Grandpa scowled.  “That’s what you’re worried about?  No ‘sorry’?  No…”

“We’ve got to find Spike!”  Polly’s eyes were wide with horror.  She shook Grandma’s hands off her shoulders, probably without even noticing that she’d done it.

“We haven’t got to do anything, young lady,” said Grandma, putting her hands back and pulling Polly towards her, “We’re about ready to go home, thanks to you.  You’ve ruined our entire day.”

Grandpa shook his finger at her.  “If we’d had any idea how you were going to behave today, we’d never have let you…”

“Spike!” wailed Polly, tears springing from her eyes.

Grandma put her hands on her hips.  “Polly, I swear to God, if we do find that thing, it’s going right in the dustbin as soon as we get home.  You don’t deserve…”

Lee had never heard Polly make a noise like the one she made then.  It sounded more like a howling dog than an actual human girl.  Even Grandma shrunk back from her for a second, and in that second Polly was gone, through the crowd of people and over the horizon.

Lee took off after her.  Grandma had been right, earlier- he was supposed to be looking after her.  He wasn’t going to let her disappear again.

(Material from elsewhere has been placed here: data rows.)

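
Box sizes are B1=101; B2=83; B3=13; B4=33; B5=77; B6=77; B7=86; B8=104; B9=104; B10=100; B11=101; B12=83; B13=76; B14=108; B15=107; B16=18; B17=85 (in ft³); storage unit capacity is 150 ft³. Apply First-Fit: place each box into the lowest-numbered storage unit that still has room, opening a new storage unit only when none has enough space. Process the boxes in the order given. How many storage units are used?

14 storage units

Put B1 (101 ft³) in storage unit 1; 49 ft³ remain.
Put B2 (83 ft³) in storage unit 2; 67 ft³ remain.
Put B3 (13 ft³) in storage unit 1; 36 ft³ remain.
Put B4 (33 ft³) in storage unit 1; 3 ft³ remain.
Put B5 (77 ft³) in storage unit 3; 73 ft³ remain.
Put B6 (77 ft³) in storage unit 4; 73 ft³ remain.
Put B7 (86 ft³) in storage unit 5; 64 ft³ remain.
Put B8 (104 ft³) in storage unit 6; 46 ft³ remain.
Put B9 (104 ft³) in storage unit 7; 46 ft³ remain.
Put B10 (100 ft³) in storage unit 8; 50 ft³ remain.
Put B11 (101 ft³) in storage unit 9; 49 ft³ remain.
Put B12 (83 ft³) in storage unit 10; 67 ft³ remain.
Put B13 (76 ft³) in storage unit 11; 74 ft³ remain.
Put B14 (108 ft³) in storage unit 12; 42 ft³ remain.
Put B15 (107 ft³) in storage unit 13; 43 ft³ remain.
Put B16 (18 ft³) in storage unit 2; 49 ft³ remain.
Put B17 (85 ft³) in storage unit 14; 65 ft³ remain.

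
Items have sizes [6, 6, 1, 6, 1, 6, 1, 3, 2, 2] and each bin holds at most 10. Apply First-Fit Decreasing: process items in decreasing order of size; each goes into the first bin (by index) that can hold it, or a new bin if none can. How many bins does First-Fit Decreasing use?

Sorted descending: 6, 6, 6, 6, 3, 2, 2, 1, 1, 1.
Put 6 in bin 1; 4 remain.
Put 6 in bin 2; 4 remain.
Put 6 in bin 3; 4 remain.
Put 6 in bin 4; 4 remain.
Put 3 in bin 1; 1 remain.
Put 2 in bin 2; 2 remain.
Put 2 in bin 2; 0 remain.
Put 1 in bin 1; 0 remain.
Put 1 in bin 3; 3 remain.
Put 1 in bin 3; 2 remain.
Final bins: [6,3,1] [6,2,2] [6,1,1] [6].

4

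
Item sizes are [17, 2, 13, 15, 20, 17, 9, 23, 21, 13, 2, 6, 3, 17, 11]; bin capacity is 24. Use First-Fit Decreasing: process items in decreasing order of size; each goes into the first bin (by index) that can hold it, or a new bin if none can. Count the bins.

9 bins

Sorted descending: 23, 21, 20, 17, 17, 17, 15, 13, 13, 11, 9, 6, 3, 2, 2.
Put 23 in bin 1; 1 remain.
Put 21 in bin 2; 3 remain.
Put 20 in bin 3; 4 remain.
Put 17 in bin 4; 7 remain.
Put 17 in bin 5; 7 remain.
Put 17 in bin 6; 7 remain.
Put 15 in bin 7; 9 remain.
Put 13 in bin 8; 11 remain.
Put 13 in bin 9; 11 remain.
Put 11 in bin 8; 0 remain.
Put 9 in bin 7; 0 remain.
Put 6 in bin 4; 1 remain.
Put 3 in bin 2; 0 remain.
Put 2 in bin 3; 2 remain.
Put 2 in bin 3; 0 remain.
Final bins: [23] [21,3] [20,2,2] [17,6] [17] [17] [15,9] [13,11] [13].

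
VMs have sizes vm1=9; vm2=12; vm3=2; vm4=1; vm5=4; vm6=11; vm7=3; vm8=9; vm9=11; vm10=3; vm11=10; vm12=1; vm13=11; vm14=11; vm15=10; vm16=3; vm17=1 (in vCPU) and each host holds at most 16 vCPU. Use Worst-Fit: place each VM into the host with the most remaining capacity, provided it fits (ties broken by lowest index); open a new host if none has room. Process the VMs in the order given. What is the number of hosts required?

9

Put vm1 (9 vCPU) in host 1; 7 vCPU remain.
Put vm2 (12 vCPU) in host 2; 4 vCPU remain.
Put vm3 (2 vCPU) in host 1; 5 vCPU remain.
Put vm4 (1 vCPU) in host 1; 4 vCPU remain.
Put vm5 (4 vCPU) in host 1; 0 vCPU remain.
Put vm6 (11 vCPU) in host 3; 5 vCPU remain.
Put vm7 (3 vCPU) in host 3; 2 vCPU remain.
Put vm8 (9 vCPU) in host 4; 7 vCPU remain.
Put vm9 (11 vCPU) in host 5; 5 vCPU remain.
Put vm10 (3 vCPU) in host 4; 4 vCPU remain.
Put vm11 (10 vCPU) in host 6; 6 vCPU remain.
Put vm12 (1 vCPU) in host 6; 5 vCPU remain.
Put vm13 (11 vCPU) in host 7; 5 vCPU remain.
Put vm14 (11 vCPU) in host 8; 5 vCPU remain.
Put vm15 (10 vCPU) in host 9; 6 vCPU remain.
Put vm16 (3 vCPU) in host 9; 3 vCPU remain.
Put vm17 (1 vCPU) in host 5; 4 vCPU remain.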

He managed to keep up with her, and they ended up at one of those booths where you could win prizes.  The man running it saw them coming.  “Hello, there!” he called out to Lee, “I was wondering if I’d see this little lady again!”  He reached below the counter, pulled something out and held it up in his hand.

“Spike!” cried Polly in wonder.

The man grinned.  “I hoped you’d be back for him.  He’s been keeping me company here since you left.”  He handed Spike to Polly, who held him up to her face and nuzzled into his fur like she was trying to merge with him.  The man looked up at Lee.  “You her brother?  Make sure she doesn’t lose the hedgehog again before you get home, OK?  He’ll start to feel neglected.”  And, smiling at them one more time, he went off to talk to some people at the other end of the booth.

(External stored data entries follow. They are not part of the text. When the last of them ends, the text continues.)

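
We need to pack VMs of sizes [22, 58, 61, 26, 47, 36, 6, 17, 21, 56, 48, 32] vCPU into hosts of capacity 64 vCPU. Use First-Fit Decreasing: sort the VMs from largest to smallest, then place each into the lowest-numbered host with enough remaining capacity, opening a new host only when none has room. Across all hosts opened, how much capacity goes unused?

Sorted descending: 61, 58, 56, 48, 47, 36, 32, 26, 22, 21, 17, 6.
61 vCPU → host 1 (remaining 3 vCPU)
58 vCPU → host 2 (remaining 6 vCPU)
56 vCPU → host 3 (remaining 8 vCPU)
48 vCPU → host 4 (remaining 16 vCPU)
47 vCPU → host 5 (remaining 17 vCPU)
36 vCPU → host 6 (remaining 28 vCPU)
32 vCPU → host 7 (remaining 32 vCPU)
26 vCPU → host 6 (remaining 2 vCPU)
22 vCPU → host 7 (remaining 10 vCPU)
21 vCPU → host 8 (remaining 43 vCPU)
17 vCPU → host 5 (remaining 0 vCPU)
6 vCPU → host 2 (remaining 0 vCPU)
8 hosts × 64 vCPU = 512 vCPU; used 430 vCPU; unused 82 vCPU.

82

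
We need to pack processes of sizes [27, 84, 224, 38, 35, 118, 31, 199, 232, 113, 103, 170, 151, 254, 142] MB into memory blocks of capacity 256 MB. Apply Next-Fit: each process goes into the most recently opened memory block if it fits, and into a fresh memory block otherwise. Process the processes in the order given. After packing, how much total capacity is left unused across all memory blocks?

memory block 1: place 27 MB, 229 MB left
memory block 1: place 84 MB, 145 MB left
memory block 2: place 224 MB, 32 MB left
memory block 3: place 38 MB, 218 MB left
memory block 3: place 35 MB, 183 MB left
memory block 3: place 118 MB, 65 MB left
memory block 3: place 31 MB, 34 MB left
memory block 4: place 199 MB, 57 MB left
memory block 5: place 232 MB, 24 MB left
memory block 6: place 113 MB, 143 MB left
memory block 6: place 103 MB, 40 MB left
memory block 7: place 170 MB, 86 MB left
memory block 8: place 151 MB, 105 MB left
memory block 9: place 254 MB, 2 MB left
memory block 10: place 142 MB, 114 MB left
10 memory blocks × 256 MB = 2560 MB; used 1921 MB; unused 639 MB.

639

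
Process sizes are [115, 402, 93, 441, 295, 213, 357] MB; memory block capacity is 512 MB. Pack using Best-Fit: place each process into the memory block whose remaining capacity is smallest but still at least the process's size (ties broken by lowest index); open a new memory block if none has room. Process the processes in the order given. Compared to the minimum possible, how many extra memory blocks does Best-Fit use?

1

Best-Fit: [115,295] [402,93] [441] [213] [357] → 5 memory blocks.
Total size 1916 MB; any packing needs at least ⌈1916/512⌉ = 4 memory blocks.
An optimal packing achieves that bound: [441] [402,93] [357,115] [295,213] → 4 memory blocks.
Excess: 5 − 4 = 1.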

Lee tapped Polly on the head.  “Come on, Polly.  Let’s go and find Grandma and Grandpa.”  He’d expected them to follow him, but they hadn’t.  Maybe they’d tried to and got lost?  It was probably a lot harder for grownups to move around if they couldn’t fit in smaller spaces.

Polly looked up a little, just so Lee could see her eyes over Spike’s fur.  They were the angriest he’d ever seen.  “No,” she mumbled.

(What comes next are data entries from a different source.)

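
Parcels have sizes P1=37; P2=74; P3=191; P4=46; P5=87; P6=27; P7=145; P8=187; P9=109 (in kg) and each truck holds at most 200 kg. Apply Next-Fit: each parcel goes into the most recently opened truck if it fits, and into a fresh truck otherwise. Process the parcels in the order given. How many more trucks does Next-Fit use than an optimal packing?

Next-Fit: [37,74] [191] [46,87,27] [145] [187] [109] → 6 trucks.
Total size 903 kg; any packing needs at least ⌈903/200⌉ = 5 trucks.
An optimal packing achieves that bound: [191] [187] [145,46] [109,87] [74,37,27] → 5 trucks.
Excess: 6 − 5 = 1.

1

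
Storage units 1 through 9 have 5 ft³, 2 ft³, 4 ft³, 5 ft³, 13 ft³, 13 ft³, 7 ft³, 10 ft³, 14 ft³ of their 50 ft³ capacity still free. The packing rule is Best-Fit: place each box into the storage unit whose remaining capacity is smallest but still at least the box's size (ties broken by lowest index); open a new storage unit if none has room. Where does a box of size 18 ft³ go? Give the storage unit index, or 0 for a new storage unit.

No storage unit has ≥ 18 ft³ free, so a new storage unit is opened.

0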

“What?  Come on, we need to go home.”

“Grandma said she was going to throw Spike in the dustbin!”

“She didn’t mean it…” said Lee, but he knew she probably had.  She’d thrown things away before, when she was mad.  “But we’ve got to go home…”  Home was cold now.  It had been cold when Mum had moved away, and it hadn’t got any warmer when they’d gone to live with Grandma and Grandpa.  It was cold and dark and empty, and no-one wanted you to be there.

Lee looked at Polly, and shrugged.  “We’ve got to go home,” he told her, “Where else can we go?”

Polly kept Spike pressed to her face for a few seconds, then lowered him down so that Lee could see her whole face.  “I know where,” she told him.

Polly led Lee to the door.  The moon woman had said she wanted to meet him.  She’d said she wanted to meet Polly again.  She’d said she knew their uncle.  Polly didn’t mind what she said, as long as she took them to the moon with her.

They’d get in faster this time.  Lee was taller.  He’d get the latch open quicker.

Polly squeezed Spike tight in case she dropped him and lost him again.  She wondered what it would be like in space.